Post date: Mar 21, 2011 9:50:0 AM

Image fusion is an imaging technique to visualize information from multiple images in one single image, which is widely used in remote sensing, medical imaging etc. For example, in medical imaging, while both the Magnetic Resonance (MR) and Computed Tomography (CT) imagery provide standard diagnostic tools other than fluoroscopy and ultrasound techniques, it is well-known that a CT scan will adequately highlight the bone structure details while soft tissue information is not clearly visible; on the other hand, a T2 weighted MR scan produces significantly better details for images of these tissues. In this respect, it is highly desirable to have a combined view of CT and MR images, which illustrates significant details both from both CT and MR inputs and assists clinical diagnoses. Pictures below show one example combining two sources of CT (left) and MRI (center) to one image (right).
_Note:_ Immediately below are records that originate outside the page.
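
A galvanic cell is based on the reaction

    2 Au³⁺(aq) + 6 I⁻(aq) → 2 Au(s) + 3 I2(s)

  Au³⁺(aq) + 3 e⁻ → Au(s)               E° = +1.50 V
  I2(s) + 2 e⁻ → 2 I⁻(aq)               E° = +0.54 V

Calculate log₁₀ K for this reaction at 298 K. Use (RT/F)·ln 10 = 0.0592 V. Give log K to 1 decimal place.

The Au³⁺/Au couple is reduced (cathode); E°cell = +1.50 − (+0.54) = +0.96 V with n = 6.
At equilibrium E = 0, so log K = nE°cell / 0.0592 = (6)(+0.96) / 0.0592 = 97.3.

log K = 97.3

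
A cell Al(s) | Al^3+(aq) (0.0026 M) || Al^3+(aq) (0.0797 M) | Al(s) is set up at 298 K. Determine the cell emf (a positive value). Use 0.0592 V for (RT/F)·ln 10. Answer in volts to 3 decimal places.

0.029 V

For a concentration cell E°cell = 0, since both electrodes use the same couple.
The compartment with the higher Al^3+(aq) concentration (0.0797 M) acts as the cathode; ions are reduced there and produced at the dilute (0.0026 M) anode.
With n = 3, Ecell = −(0.0592/3)·log([dilute]/[conc]) = −(0.0592/3)·log(0.0026/0.0797) = +0.029 V.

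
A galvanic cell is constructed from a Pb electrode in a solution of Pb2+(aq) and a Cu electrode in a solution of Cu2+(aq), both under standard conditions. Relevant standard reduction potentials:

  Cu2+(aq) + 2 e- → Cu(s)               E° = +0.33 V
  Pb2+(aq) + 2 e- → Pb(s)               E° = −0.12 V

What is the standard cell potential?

+0.45 V

Of the two couples in this cell, the one with the more positive reduction potential is reduced at the cathode: here that is Cu²⁺/Cu (+0.33 V); Pb²⁺/Pb (−0.12 V) is the anode.
E°cell = E°(cathode) − E°(anode) = +0.33 − (−0.12) = +0.45 V.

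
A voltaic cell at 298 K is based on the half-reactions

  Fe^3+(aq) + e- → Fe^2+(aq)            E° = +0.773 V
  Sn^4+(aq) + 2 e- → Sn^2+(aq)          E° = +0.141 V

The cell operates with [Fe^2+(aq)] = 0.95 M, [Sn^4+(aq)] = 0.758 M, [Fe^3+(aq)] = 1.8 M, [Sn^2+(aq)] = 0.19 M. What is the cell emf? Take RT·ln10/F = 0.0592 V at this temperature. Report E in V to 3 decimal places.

+0.631 V

The Fe³⁺/Fe²⁺ couple has the more positive E°, so it is the cathode; Sn⁴⁺/Sn²⁺ is the anode.
E°cell = E°cat − E°an = +0.773 − (+0.141) = +0.632 V; n = 2.
For the overall reaction 2 Fe^3+(aq) + Sn^2+(aq) → 2 Fe^2+(aq) + Sn^4+(aq), Q = ([Fe^2+(aq)]^2·[Sn^4+(aq)]) / ([Fe^3+(aq)]^2·[Sn^2+(aq)]) = 1.11, giving log Q = 0.046.
By the Nernst equation, E = +0.632 − (0.0592/2)·(0.046) = +0.631 V.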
We study two variational approaches to image fusion which are closely related to the modern TV-L2 and TV-L1 image approximation methods. We investigate their convex optimization models under the perspective of primal and dual and propose the associated new image decomposition models. In addition, we consider the TV-L1 based image fusion approach and study the problem of fusing two discrete-constrained images f1(x) in L_1 and f2(x) in L_2, where L_1 and L_2 are the sets of linearly-ordered discrete values. We prove that the TV-L1 based image fusion actually gives rise to an exact convex relaxation to the corresponding non-convex image fusion, given the discrete-valued constraint which is the combination of L_1 and L_2. This extends the results for the global optimization of the

discrete-constrained TV-L1 image approximation by Chan and Yuan et al to the case of image fusion. The proposed dual models also lead to new fast and reliable global optimization algorithms in numerics, based on modern convex optimization techniques.

In contrast, for fusing two medical images which often contain a large number of discrete gray-values, it is definitely impossible to apply graph-cuts for the global energy minimization! Moreover, such convex relaxation approaches also avoid metrification errors when applying graph-cuts.